Many businesses struggle to somehow link increased equity flows or cheaper debt to their ESG strategy.

In this article, we look at how businesses can best leverage what they are already doing to truly benefit from their well-laid ESG strategies. ESG factors are playing a far larger role in the investment decision than they have in the past. There is also now a credible body of listed (REIT) sector research that shows how "ESG Leaders" have outperformed "ESG Laggards" over time. Investors are starting to take notice and are directing substantial capital flows towards ESG weighted equity and fixed income ETF's.

However, while investors are increasingly provided with research from the multiple ESG rating platforms, company executives are still unsure whether (or even if) their ESG risk strategy has any impact on their company's cost of capital. Furthermore, businesses are being inundated with ESG related questions that demand extensive qualitative and quantitative responses.

One can only sympathise with the c-suite of today. Not only do they have to deal with the annus horribilis that is 2020 and the shifting landscape that is sure to follow, but they also have to decide how many resources to allocate towards telling their ESG story. Here we want to differentiate between the allocation of resources to mitigate their ESG risks and the allocation of resources to tell the story; they are not necessarily the same thing.

To illustrate the point, we only have to look to the real estate sector and specifically the environmental risks associated with this immovable asset type. In my experience, most real estate executives understand the environmental risks associated with climate change and the transition to a low carbon economy. Not only do they understand the risks, but given some country’s unstable energy supplies, excessive energy inflation and the recent water supply and water treatment stresses, businesses have actively introduced initiatives to mitigate these risks. Unfortunately, these activities do not speak for themselves and companies have to spend a disproportionate amount of key resources’ time consolidating information in order to quantify and report on the ESG impact.

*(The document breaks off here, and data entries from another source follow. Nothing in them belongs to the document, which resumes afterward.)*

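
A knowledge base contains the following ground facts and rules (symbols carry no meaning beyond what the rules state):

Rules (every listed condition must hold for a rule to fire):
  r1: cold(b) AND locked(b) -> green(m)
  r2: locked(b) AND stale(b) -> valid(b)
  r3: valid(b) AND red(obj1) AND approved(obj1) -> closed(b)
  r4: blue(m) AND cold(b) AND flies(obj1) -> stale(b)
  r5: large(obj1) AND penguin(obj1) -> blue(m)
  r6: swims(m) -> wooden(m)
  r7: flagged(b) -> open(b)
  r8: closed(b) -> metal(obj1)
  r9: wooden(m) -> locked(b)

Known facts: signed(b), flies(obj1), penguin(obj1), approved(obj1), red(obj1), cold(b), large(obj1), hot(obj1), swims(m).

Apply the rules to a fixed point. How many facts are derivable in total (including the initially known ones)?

Round 1: r5 [large(obj1) AND penguin(obj1) -> blue(m)]; r6 [swims(m) -> wooden(m)]. Adds blue(m), wooden(m).
Round 2: r4 [blue(m) AND cold(b) AND flies(obj1) -> stale(b)]; r9 [wooden(m) -> locked(b)]. Adds stale(b), locked(b).
Round 3: r1 [cold(b) AND locked(b) -> green(m)]; r2 [locked(b) AND stale(b) -> valid(b)]. Adds green(m), valid(b).
Round 4: r3 [valid(b) AND red(obj1) AND approved(obj1) -> closed(b)]. Adds closed(b).
Round 5: r8 [closed(b) -> metal(obj1)]. Adds metal(obj1).
Closure: {approved(obj1), blue(m), closed(b), cold(b), flies(obj1), green(m), hot(obj1), large(obj1), locked(b), metal(obj1), penguin(obj1), red(obj1), signed(b), stale(b), swims(m), valid(b), wooden(m)} — 17 facts.

17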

Many businesses will struggle to categorically link increased equity flows or cheaper debt to their ESG strategy. Given the moral imperative, it would be highly irresponsible for them to state that ESG is not a current priority. So how can they best leverage what they are already doing for the maximum benefit?

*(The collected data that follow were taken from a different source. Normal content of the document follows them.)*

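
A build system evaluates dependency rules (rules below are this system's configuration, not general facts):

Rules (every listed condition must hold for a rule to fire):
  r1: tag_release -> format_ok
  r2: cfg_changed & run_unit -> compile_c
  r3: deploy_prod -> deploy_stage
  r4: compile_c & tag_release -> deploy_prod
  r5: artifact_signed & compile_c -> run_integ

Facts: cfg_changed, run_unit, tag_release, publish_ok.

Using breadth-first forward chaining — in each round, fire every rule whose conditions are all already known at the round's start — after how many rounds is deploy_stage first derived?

3

Round 1 fires r1, r2, giving format_ok, compile_c.
Round 2 fires r4, giving deploy_prod.
Round 3 fires r3, giving deploy_stage.
deploy_stage first appears in round 3.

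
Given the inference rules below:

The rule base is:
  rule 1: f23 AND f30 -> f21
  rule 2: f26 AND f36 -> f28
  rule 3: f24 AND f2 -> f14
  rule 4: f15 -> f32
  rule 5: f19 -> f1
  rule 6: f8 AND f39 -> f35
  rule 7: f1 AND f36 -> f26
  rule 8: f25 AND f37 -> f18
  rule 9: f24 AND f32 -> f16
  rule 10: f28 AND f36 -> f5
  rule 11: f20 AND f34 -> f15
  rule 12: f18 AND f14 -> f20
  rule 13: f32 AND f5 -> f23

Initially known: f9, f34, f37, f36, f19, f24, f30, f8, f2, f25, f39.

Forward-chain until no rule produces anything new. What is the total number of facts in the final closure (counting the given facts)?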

The first thing to do is to recognise that the ESG discussion is primarily a risk mitigation conversation. We propose the following three steps to move the conversation:

  1. Understand the language and methodology of ESG rating companies. Identify which of the issues within each of the ESG pillars, for your sector, that carries the highest weightings within the rating methodology.
  2. Talk directly to the issues identified in step 1 above and couch your responses in the language of risk. Highlight the risk to income you have identified and the activity you have implemented to mitigate those risks. Make the information clear and easy to find. The superior ESG research companies will reference a large proportion of their information from non-company sources so don’t be shy about stating the obvious.
  3. Get your data in order and automate as much of your reporting as you can. By consolidating your data, you enable comparative analysis and benchmarking and unlock the potential of efficiency savings that come from it. By automating your reports, you free up key resource time so they can focus on extracting those efficiencies. You also introduce the protocols and governance required as a bare minimum for ESG reporting.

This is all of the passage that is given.